Wednesday, 24 de April de 2024 ISSN 1519-7670 - Ano 24 - nº 1284

Jornalismo na contra-mão

Uma leitura incorreta do que é politicamente correto leva invariavelmente nossos jornalistas a transformarem vilões em vítimas e, estas, em culpados. A síndrome Bonnie & Clyde e Robin Hood são amostras deste neo-romantismo pós-trotskista que converte terroristas sanguinários em heróicos guerrilheiros, invasores de gabinetes ministeriais em inocentes adeptos da não-violência e os seqüestradores de Lima em êmulos de Che Guevara. 

Nestas inversões morais podem-se identificar sobras de leituras mal-digeridas da época da Guerra Fria e alguma má consciência pelo guarda-roupa Armani pendurado nos armários. 

Se fosse apenas isso, a questão se resolveria num divã de psicanalista.

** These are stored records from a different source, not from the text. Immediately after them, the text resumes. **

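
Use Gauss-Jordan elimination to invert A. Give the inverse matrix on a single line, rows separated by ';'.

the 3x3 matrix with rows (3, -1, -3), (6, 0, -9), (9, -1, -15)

Gauss-Jordan on [A | I]:
R1 <- (1/3)*R1:  [    1  -1/3    -1  |   1/3     0     0 ]
R2 <- R2 - (6)*R1:  [  0   2  -3  |  -2   1   0 ]
R3 <- R3 - (9)*R1:  [  0   2  -6  |  -3   0   1 ]
R2 <- (1/2)*R2:  [    0     1  -3/2  |    -1   1/2     0 ]
R1 <- R1 - (-1/3)*R2:  [    1     0  -3/2  |     0   1/6     0 ]
R3 <- R3 - (2)*R2:  [  0   0  -3  |  -1  -1   1 ]
R3 <- (1/-3)*R3:  [    0     0     1  |   1/3   1/3  -1/3 ]
R1 <- R1 - (-3/2)*R3:  [    1     0     0  |   1/2   2/3  -1/2 ]
R2 <- R2 - (-3/2)*R3:  [    0     1     0  |  -1/2     1  -1/2 ]
Right block of [I | A^{-1}] is the inverse:
[  1/2  2/3  -1/2 ]
[ -1/2    1  -1/2 ]
[  1/3  1/3  -1/3 ]

inverse = [1/2 2/3 -1/2; -1/2 1 -1/2; 1/3 1/3 -1/3]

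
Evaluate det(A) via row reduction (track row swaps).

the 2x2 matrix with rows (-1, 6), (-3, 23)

det(A) = -5

Forward elimination:
R2 <- R2 - (3)*R1:  [ 0  5 ]
Upper-triangular form:
[ -1  6 ]
[  0  5 ]
det(A) = (-1)^0 * (-1) * (5) = -5  (0 row swaps -> sign +1)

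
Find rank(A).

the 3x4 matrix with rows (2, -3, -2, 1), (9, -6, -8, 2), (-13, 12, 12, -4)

Row reduction:
R2 <- R2 - (9/2)*R1:  [    0  15/2     1  -5/2 ]
R3 <- R3 - (-13/2)*R1:  [     0  -15/2     -1    5/2 ]
R3 <- R3 - (-1)*R2:  [ 0  0  0  0 ]
Row echelon form:
[ 2    -3  -2     1 ]
[ 0  15/2   1  -5/2 ]
[ 0     0   0     0 ]
Nonzero rows / pivot columns: 2

rank(A) = 2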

O problema é que esses desvios e perturbações de valores transformaram-se num rito para dramatizar e fazer render o material jornalístico. 

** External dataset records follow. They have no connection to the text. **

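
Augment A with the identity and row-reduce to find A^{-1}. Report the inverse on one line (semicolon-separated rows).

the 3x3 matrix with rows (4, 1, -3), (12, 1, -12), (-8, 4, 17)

Gauss-Jordan on [A | I]:
R1 <- (1/4)*R1:  [    1   1/4  -3/4  |   1/4     0     0 ]
R2 <- R2 - (12)*R1:  [  0  -2  -3  |  -3   1   0 ]
R3 <- R3 - (-8)*R1:  [  0   6  11  |   2   0   1 ]
R2 <- (1/-2)*R2:  [    0     1   3/2  |   3/2  -1/2     0 ]
R1 <- R1 - (1/4)*R2:  [    1     0  -9/8  |  -1/8   1/8     0 ]
R3 <- R3 - (6)*R2:  [  0   0   2  |  -7   3   1 ]
R3 <- (1/2)*R3:  [    0     0     1  |  -7/2   3/2   1/2 ]
R1 <- R1 - (-9/8)*R3:  [      1       0       0  |  -65/16   29/16    9/16 ]
R2 <- R2 - (3/2)*R3:  [     0      1      0  |   27/4  -11/4   -3/4 ]
Right block of [I | A^{-1}] is the inverse:
[ -65/16  29/16  9/16 ]
[   27/4  -11/4  -3/4 ]
[   -7/2    3/2   1/2 ]

inverse = [-65/16 29/16 9/16; 27/4 -11/4 -3/4; -7/2 3/2 1/2]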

O cadáver de um bandido como Leonardo Pareja coberto por uma bandeira nacional não é golpe do MR-8, mas pode render foto de primeira página e, em seguida, a interminável controvérsia sobre os fins e os meios. 

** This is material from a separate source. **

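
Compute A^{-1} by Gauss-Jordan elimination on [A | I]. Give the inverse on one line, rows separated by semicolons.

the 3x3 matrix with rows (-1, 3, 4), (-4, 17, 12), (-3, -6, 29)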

A verdade é que o MRTA do Peru, embora carregue no nome a memória do mártir Tupac Amaru, é um bando tão feroz e desumano quanto o Sendero Luminoso e ambos não se distinguem muito quando se trata de articular-se com o narcotráfico. Foi necessário esperar 10 dias de intensa cobertura jornalística até que o escritor e ex-candidato à presidência do Peru, Mario Vargas Llosa, (Estadão, 25/12), hoje cidadão espanhol, explicasse com toda a clareza quem são esses generosos seqüestradores que libertam 300 reféns que estorvariam qualquer operação de defesa. 

Desafeto político e pessoal de Vargas Llosa, Gabriel García Márquez, em seu trepidante Notícia de um Seqüestro, não se deixa iludir pela falácia de que os bandidos também lutam contra as injustiças. Sua reportagem em nenhum momento esquece a solidariedade com os seqüestrados e suas famílias. 

O jornalismo de contra-mão produz controvérsias e muitos acidentes.